Mas esses surtos às vezes podem causar doenças graves, como pneumonia, ou até a morte. Em 2009, um vírus respiratório humano atingiu 11 dos 12 gorilas de um grupo familiar em Ruanda. Cinco animais precisaram de cuidados veterinários e dois outros, incluindo um bebê, morreram.

Para conter essa transferência de doenças entre espécies, a União Internacional para Conservação da Natureza emitiu um conjunto de diretrizes em 2015 para cientistas, turistas e outras pessoas que podem ter contato com grandes primatas. As recomendações incluem permanecer a pelo menos sete metros de distância dos animais e usar uma máscara facial quando mais perto. (Gilardi e Gillespie participaram da autoria das diretrizes.)

Mas nem todos os países adotaram ou aplicaram as recomendações, segundo Gillespie. Até que chegou a pandemia.

"A pandemia realmente fez todo mundo aderir totalmente", disse ele.

O Parque Nacional dos Vulcões hoje exige que turistas, funcionários, pesquisadores e outras pessoas que se aproximem dos gorilas usem máscaras, o que não era obrigatório antes. Ele também exige que as pessoas fiquem quase dez metros distantes dos animais. O turismo ainda não foi totalmente retomado, disse Gilardi.

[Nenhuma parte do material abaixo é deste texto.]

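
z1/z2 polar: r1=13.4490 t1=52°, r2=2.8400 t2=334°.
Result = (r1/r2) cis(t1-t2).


r = 13.4490 / 2.8400 = 4.7356
theta = 52° - 334° = -282° = 78° (mod 360)

4.7356 cis(78°)


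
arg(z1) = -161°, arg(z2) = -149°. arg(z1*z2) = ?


arg(z1*z2) = -161° - 149° = -310°
Normalized to (-180°, 180°]: 50°

50°


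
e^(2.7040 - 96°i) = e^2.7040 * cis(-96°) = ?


e^2.7040 = 14.9394
cos(-96°) = -0.10453
sin(-96°) = -0.99452
Real = 14.9394*(-0.10453) = -1.5616
Imag = 14.9394*(-0.99452) = -14.8575

-1.5616 - 14.8575i


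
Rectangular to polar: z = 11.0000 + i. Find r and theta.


r = sqrt(121+1) = sqrt(122) = 11.0454
theta = atan2(1, 11) = 5.1944 degrees

r = 11.0454, theta = 5.1944 degrees


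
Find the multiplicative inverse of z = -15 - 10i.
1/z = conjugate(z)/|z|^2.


|z|^2 = 225+100 = 325
1/z = (-15 + 10i)/325

1/z = -0.0462 + 0.0308i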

A diferença foi perceptível, disse ela: "Não estamos vendo tantas doenças respiratórias hoje como vimos em anos passados".

Outros locais de grandes primatas estão coletando dados sobre como e se a incidência de doença infecciosa mudou desde o início da pandemia de coronavírus, disse Gillespie. E as mesmas precauções podem ser usadas para proteger um amplo leque de primatas silvestres, acrescentou ele.

"Muitas dessas práticas podem ser aplicadas com sucesso a outras espécies ameaçadas e em risco de extinção", explicou. "As pessoas precisam fazer essas coisas, com ou sem Covid."